Рафаэль молчит. Я рисую вершину скалы, что над пропастью и морем. Там, на самой высокой точке острова, моя Вера простояла пятьдесят семь дней под палящим солнцем и не прыгнула. Если я когда-нибудь окажусь на этом острове, я точно знаю, что сделаю. Я поднимусь до вершины горы и простою час или два, и буду орать волнам, и скалам, и пропасти, потому что они там еще с тех пор и они часть этой истории.

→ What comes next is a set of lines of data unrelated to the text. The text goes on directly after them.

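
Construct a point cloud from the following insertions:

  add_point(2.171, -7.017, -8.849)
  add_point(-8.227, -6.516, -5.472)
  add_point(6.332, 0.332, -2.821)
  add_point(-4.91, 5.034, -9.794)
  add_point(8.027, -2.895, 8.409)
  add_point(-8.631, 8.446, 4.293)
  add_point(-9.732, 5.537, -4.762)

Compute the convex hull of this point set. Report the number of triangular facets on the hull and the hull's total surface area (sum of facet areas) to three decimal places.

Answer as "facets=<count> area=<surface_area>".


facets=10 area=796.291

7 of the 7 inputs are extreme points: [0, 1, 2, 3, 4, 5, 6].

Area of each hull facet:
  f1: (p1, p0, p4) → 102.2439
  f2: (p1, p3, p6) → 41.6623
  f3: (p1, p3, p0) → 66.4425
  f4: (p2, p0, p4) → 55.6850
  f5: (p2, p3, p0) → 67.5967
  f6: (p5, p1, p6) → 54.7359
  f7: (p5, p1, p4) → 170.7023
  f8: (p5, p2, p4) → 107.9809
  f9: (p5, p3, p6) → 26.1499
  f10: (p5, p2, p3) → 103.0916
Σ area = 796.291

Euler characteristic 7−15+10 = 2 ✓


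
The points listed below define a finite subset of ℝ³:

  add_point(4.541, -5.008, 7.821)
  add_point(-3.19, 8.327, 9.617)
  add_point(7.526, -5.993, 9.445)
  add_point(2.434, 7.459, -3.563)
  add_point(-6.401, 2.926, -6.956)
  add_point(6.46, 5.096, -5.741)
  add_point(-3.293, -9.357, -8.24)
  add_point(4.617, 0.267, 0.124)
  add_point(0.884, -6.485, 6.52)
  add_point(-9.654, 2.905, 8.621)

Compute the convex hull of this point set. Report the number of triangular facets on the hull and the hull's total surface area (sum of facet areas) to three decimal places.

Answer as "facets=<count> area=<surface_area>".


Points on the hull: [1, 2, 3, 4, 5, 6, 8, 9] (8 of 10).

Facet areas (half cross-product norm):
  f1: (p1, p2, p9) → 75.8568
  f2: (p4, p6, p9) → 100.2210
  f3: (p4, p1, p9) → 67.5361
  f4: (p8, p2, p9) → 42.6239
  f5: (p8, p6, p9) → 111.1319
  f6: (p8, p6, p2) → 43.7486
  f7: (p5, p1, p2) → 146.1087
  f8: (p5, p6, p2) → 156.1458
  f9: (p5, p4, p6) → 83.2021
  f10: (p3, p4, p1) → 75.3221
  f11: (p3, p5, p1) → 25.5806
  f12: (p3, p5, p4) → 25.5781
Σ area = 953.056

Euler: V−E+F = 8−18+12 = 2.

facets=12 area=953.056


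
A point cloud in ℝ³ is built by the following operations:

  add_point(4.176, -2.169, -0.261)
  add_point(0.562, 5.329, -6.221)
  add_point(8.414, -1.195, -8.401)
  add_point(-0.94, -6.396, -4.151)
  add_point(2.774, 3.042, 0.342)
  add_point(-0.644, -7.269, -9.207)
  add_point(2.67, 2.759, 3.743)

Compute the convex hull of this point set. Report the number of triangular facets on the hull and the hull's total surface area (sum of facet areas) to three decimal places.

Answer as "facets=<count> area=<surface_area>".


Hull vertices (7/7): indices [0, 1, 2, 3, 4, 5, 6].

Per-facet area ½‖(b−a)×(c−a)‖:
  f1: (p6, p1, p3) → 58.3615
  f2: (p5, p2, p3) → 27.9011
  f3: (p5, p1, p3) → 30.8360
  f4: (p5, p1, p2) → 55.1072
  f5: (p0, p2, p3) → 35.3741
  f6: (p0, p6, p3) → 20.5920
  f7: (p0, p6, p2) → 24.7942
  f8: (p4, p1, p2) → 36.9912
  f9: (p4, p6, p2) → 12.4811
  f10: (p4, p6, p1) → 5.0777
Σ area = 307.516

Euler characteristic 7−15+10 = 2 ✓

facets=10 area=307.516


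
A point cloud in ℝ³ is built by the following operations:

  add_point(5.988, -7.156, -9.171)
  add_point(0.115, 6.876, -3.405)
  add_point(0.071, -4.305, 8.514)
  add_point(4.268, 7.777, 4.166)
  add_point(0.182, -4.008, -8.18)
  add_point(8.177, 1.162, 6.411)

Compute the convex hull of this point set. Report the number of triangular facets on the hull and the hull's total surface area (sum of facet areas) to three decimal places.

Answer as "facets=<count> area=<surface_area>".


facets=8 area=507.026

Hull vertices (6/6): indices [0, 1, 2, 3, 4, 5].

Per-facet area ½‖(b−a)×(c−a)‖:
  f1: (p3, p5, p2) → 39.7630
  f2: (p0, p5, p2) → 87.6876
  f3: (p0, p3, p5) → 71.0050
  f4: (p1, p3, p2) → 58.5985
  f5: (p1, p0, p3) → 68.7932
  f6: (p4, p0, p2) → 55.1596
  f7: (p4, p1, p2) → 91.5604
  f8: (p4, p1, p0) → 34.4588
Σ area = 507.026

Euler characteristic 6−12+8 = 2 ✓


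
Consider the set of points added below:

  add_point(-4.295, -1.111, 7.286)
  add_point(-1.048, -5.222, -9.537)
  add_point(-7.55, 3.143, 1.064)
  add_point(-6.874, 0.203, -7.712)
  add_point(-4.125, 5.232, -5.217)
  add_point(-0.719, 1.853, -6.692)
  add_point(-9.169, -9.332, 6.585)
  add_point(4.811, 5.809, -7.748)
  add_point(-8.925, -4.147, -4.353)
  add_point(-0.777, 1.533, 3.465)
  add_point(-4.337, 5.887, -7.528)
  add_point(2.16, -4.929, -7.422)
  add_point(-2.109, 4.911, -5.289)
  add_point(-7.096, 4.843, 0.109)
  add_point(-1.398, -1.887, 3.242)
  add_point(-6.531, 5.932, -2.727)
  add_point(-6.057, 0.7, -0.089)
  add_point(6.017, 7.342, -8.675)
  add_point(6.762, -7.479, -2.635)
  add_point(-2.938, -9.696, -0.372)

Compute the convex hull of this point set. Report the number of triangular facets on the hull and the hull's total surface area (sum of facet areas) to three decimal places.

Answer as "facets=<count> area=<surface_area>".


Points on the hull: [0, 1, 2, 3, 6, 8, 9, 10, 11, 13, 15, 17, 18, 19] (14 of 20).

Facet areas (half cross-product norm):
  f1: (p0, p18, p6) → 77.3958
  f2: (p19, p18, p6) → 29.2168
  f3: (p19, p1, p18) → 46.9103
  f4: (p11, p17, p18) → 44.9138
  f5: (p11, p1, p18) → 6.4924
  f6: (p11, p1, p17) → 23.9947
  f7: (p8, p19, p6) → 42.0428
  f8: (p8, p19, p1) → 39.9201
  f9: (p10, p1, p17) → 61.0110
  f10: (p10, p15, p17) → 23.9274
  f11: (p9, p17, p18) → 92.8929
  f12: (p9, p0, p18) → 36.3216
  f13: (p2, p0, p6) → 38.6410
  f14: (p2, p8, p6) → 54.5953
  f15: (p3, p8, p1) → 23.7957
  f16: (p3, p10, p1) → 24.0727
  f17: (p3, p8, p15) → 21.8506
  f18: (p3, p10, p15) → 16.2862
  f19: (p13, p9, p0) → 22.9705
  f20: (p13, p2, p0) → 5.7743
  f21: (p13, p15, p17) → 17.3941
  f22: (p13, p9, p17) → 58.8111
  f23: (p13, p8, p15) → 15.7350
  f24: (p13, p2, p8) → 8.3167
Σ area = 833.282

Euler: V−E+F = 14−36+24 = 2.

facets=24 area=833.282


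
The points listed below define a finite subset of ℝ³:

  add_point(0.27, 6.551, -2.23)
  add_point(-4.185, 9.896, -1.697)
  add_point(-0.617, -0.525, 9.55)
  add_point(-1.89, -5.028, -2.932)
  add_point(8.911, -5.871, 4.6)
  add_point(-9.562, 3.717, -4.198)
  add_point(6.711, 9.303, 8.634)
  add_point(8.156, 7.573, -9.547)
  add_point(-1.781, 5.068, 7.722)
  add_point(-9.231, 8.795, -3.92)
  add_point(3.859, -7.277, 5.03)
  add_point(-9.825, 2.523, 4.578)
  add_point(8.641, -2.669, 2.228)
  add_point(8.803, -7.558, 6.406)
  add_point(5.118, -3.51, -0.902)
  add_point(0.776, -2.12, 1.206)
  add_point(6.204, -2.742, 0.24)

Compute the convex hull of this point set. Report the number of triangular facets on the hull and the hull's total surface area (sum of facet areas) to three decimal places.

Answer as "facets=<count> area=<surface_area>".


Points on the hull: [1, 2, 3, 4, 5, 6, 7, 8, 9, 10, 11, 13, 14] (13 of 17).

Triangle areas on the boundary:
  f1: (p6, p7, p4) → 135.8335
  f2: (p1, p6, p7) → 107.8494
  f3: (p8, p2, p11) → 26.9995
  f4: (p8, p6, p2) → 27.9396
  f5: (p14, p7, p4) → 40.3678
  f6: (p14, p3, p7) → 52.5883
  f7: (p10, p2, p11) → 46.5750
  f8: (p10, p3, p11) → 66.8867
  f9: (p5, p3, p7) → 99.7920
  f10: (p5, p3, p11) → 50.9160
  f11: (p13, p10, p3) → 16.4345
  f12: (p13, p14, p4) → 5.5873
  f13: (p13, p14, p3) → 29.3215
  f14: (p13, p10, p2) → 22.1138
  f15: (p13, p6, p4) → 17.4028
  f16: (p13, p6, p2) → 74.7862
  f17: (p9, p1, p7) → 35.8738
  f18: (p9, p5, p7) → 46.6608
  f19: (p9, p5, p11) → 22.5025
  f20: (p9, p8, p11) → 47.5297
  f21: (p9, p1, p6) → 17.0635
  f22: (p9, p8, p6) → 61.7428
Σ area = 1052.767

Check V−E+F: 13 − 33 + 22 = 2.

facets=22 area=1052.767


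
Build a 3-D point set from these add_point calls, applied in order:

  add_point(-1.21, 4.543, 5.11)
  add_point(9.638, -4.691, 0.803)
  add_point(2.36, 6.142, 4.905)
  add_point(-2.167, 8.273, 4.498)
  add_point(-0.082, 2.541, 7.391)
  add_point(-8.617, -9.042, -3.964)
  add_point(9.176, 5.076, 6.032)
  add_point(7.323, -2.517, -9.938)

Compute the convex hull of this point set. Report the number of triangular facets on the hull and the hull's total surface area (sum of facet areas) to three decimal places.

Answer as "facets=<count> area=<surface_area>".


Hull vertices (6/8): indices [1, 3, 4, 5, 6, 7].

Area of each hull facet:
  f1: (p7, p1, p5) → 99.9705
  f2: (p7, p3, p5) → 165.8016
  f3: (p4, p1, p5) → 120.5961
  f4: (p4, p3, p5) → 61.3636
  f5: (p6, p4, p1) → 53.3301
  f6: (p6, p4, p3) → 32.7199
  f7: (p6, p7, p1) → 59.7454
  f8: (p6, p7, p3) → 105.1166
Σ area = 698.644

Euler: V−E+F = 6−12+8 = 2.

facets=8 area=698.644


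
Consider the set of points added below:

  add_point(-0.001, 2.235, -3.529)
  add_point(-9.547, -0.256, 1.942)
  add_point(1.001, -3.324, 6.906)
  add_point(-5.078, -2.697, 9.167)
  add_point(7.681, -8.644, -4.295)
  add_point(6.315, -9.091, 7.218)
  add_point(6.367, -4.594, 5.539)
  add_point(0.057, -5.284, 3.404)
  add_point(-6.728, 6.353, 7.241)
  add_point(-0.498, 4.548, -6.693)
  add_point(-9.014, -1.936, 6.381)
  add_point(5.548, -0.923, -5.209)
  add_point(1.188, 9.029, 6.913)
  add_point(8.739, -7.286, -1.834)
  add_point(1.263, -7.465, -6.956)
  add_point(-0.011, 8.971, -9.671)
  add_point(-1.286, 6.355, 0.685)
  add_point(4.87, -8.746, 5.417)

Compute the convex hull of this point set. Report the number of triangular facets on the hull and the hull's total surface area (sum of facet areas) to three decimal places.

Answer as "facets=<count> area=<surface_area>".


Points on the hull: [1, 3, 4, 5, 6, 8, 10, 11, 12, 13, 14, 15, 17] (13 of 18).

Area of each hull facet:
  f1: (p14, p15, p1) → 119.9375
  f2: (p3, p5, p12) → 89.0612
  f3: (p6, p12, p13) → 52.2414
  f4: (p6, p5, p13) → 19.6802
  f5: (p6, p5, p12) → 19.3281
  f6: (p4, p14, p15) → 56.2423
  f7: (p4, p5, p13) → 11.4404
  f8: (p4, p14, p5) → 39.3180
  f9: (p8, p3, p12) → 38.8536
  f10: (p8, p15, p1) → 77.6048
  f11: (p8, p15, p12) → 69.4915
  f12: (p10, p3, p5) → 23.4405
  f13: (p10, p14, p1) → 36.0192
  f14: (p10, p8, p1) → 20.1516
  f15: (p10, p8, p3) → 20.9393
  f16: (p11, p4, p13) → 11.7318
  f17: (p11, p4, p15) → 16.8911
  f18: (p11, p12, p13) → 61.4944
  f19: (p11, p15, p12) → 93.1366
  f20: (p17, p14, p5) → 5.7832
  f21: (p17, p10, p5) → 14.8413
  f22: (p17, p10, p14) → 97.5612
Σ area = 995.189

Check V−E+F: 13 − 33 + 22 = 2.

facets=22 area=995.189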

«Гили выглядит хорошо», – сказала ему Нина. «Верно». – Мой папа рад был это подтвердить и донести до моих ушей тоже. «Она в последние годы похорошела», – сказала Нина. И он ответил: «Ей сейчас хорошо, а по ней все сразу видно». – «А скажи мне…» – «Да?» – «У нее кто-то есть?» – «Да-да, уже довольно долго». – «Сколько?» – «Довольно долго, почти шесть лет». – «Шесть лет, и мне ничего не рассказывал». – «Нет». Долгое молчание. Рафаэль прочистил горло: «Он, кстати, не… не из ее ровесников». – «То есть?» – «Малость постарше». – «Ага». – «На одиннадцать-двенадцать лет, человек особенный, жутко деликатный и со сложной историей». – «А я и не думала, что Гили найдет себе кого-то с простой историей», – сказала Нина. Тут, кстати, было грубое нарушение основной договоренности. Обычно перед их еженедельным разговором Рафаэль спрашивает у меня разрешения рассказать ей то или это из моей жизни, какую-нибудь песчинку. И я непременно ему отказываю. Рафаэль говорит, что всегда, в каждом их разговоре, каждую неделю она спрашивает обо мне, будто чтобы насладиться болью от моего отказа.
«Я с Гили поговорю, конечно», – сказал Рафаэль. И Нина ответила: «Только не говори ей, что это моя идея». – «Естественно». – «Предложи ей поехать с нами. Она даже не обязана в дороге со мной говорить. Я готова продолжать быть для нее прозрачным воздухом. Но гораздо лучше будет, и для Веры тоже, если, когда мы будем снимать, Гили будет с нами, и может – как считаешь? – она немножко запишет, что происходит? – Он улыбнулся, щеки его раскраснелись (откуда мне знать? Да просто я его знаю). – Она снова станет твоей скрипт-супервайзершей, – сказала Нина и точно знала, я уверена, на какую из его кнопок нажимает. – Предложи ей сопровождать нас в поездке и описывать «все, что камера схватывает, а главное – чего она не схватывает», разве не это основная цель?» Рафаэль рассмеялся. Мой отец простофиля, его так легко купить! Потом она задала ему еще пару вопросов обо мне, о моей работе, о моих планах на будущее. Тут Рафаэль не стал особо мне докладывать, а я и не давила. Это было, как я уже сказала, грубое нарушение основной договоренности, но с другой стороны, должна отметить, в эти минуты они делали вместе нечто, чего уже многие годы не случалось: своим дурацким и ограниченным способом они были моими родителями.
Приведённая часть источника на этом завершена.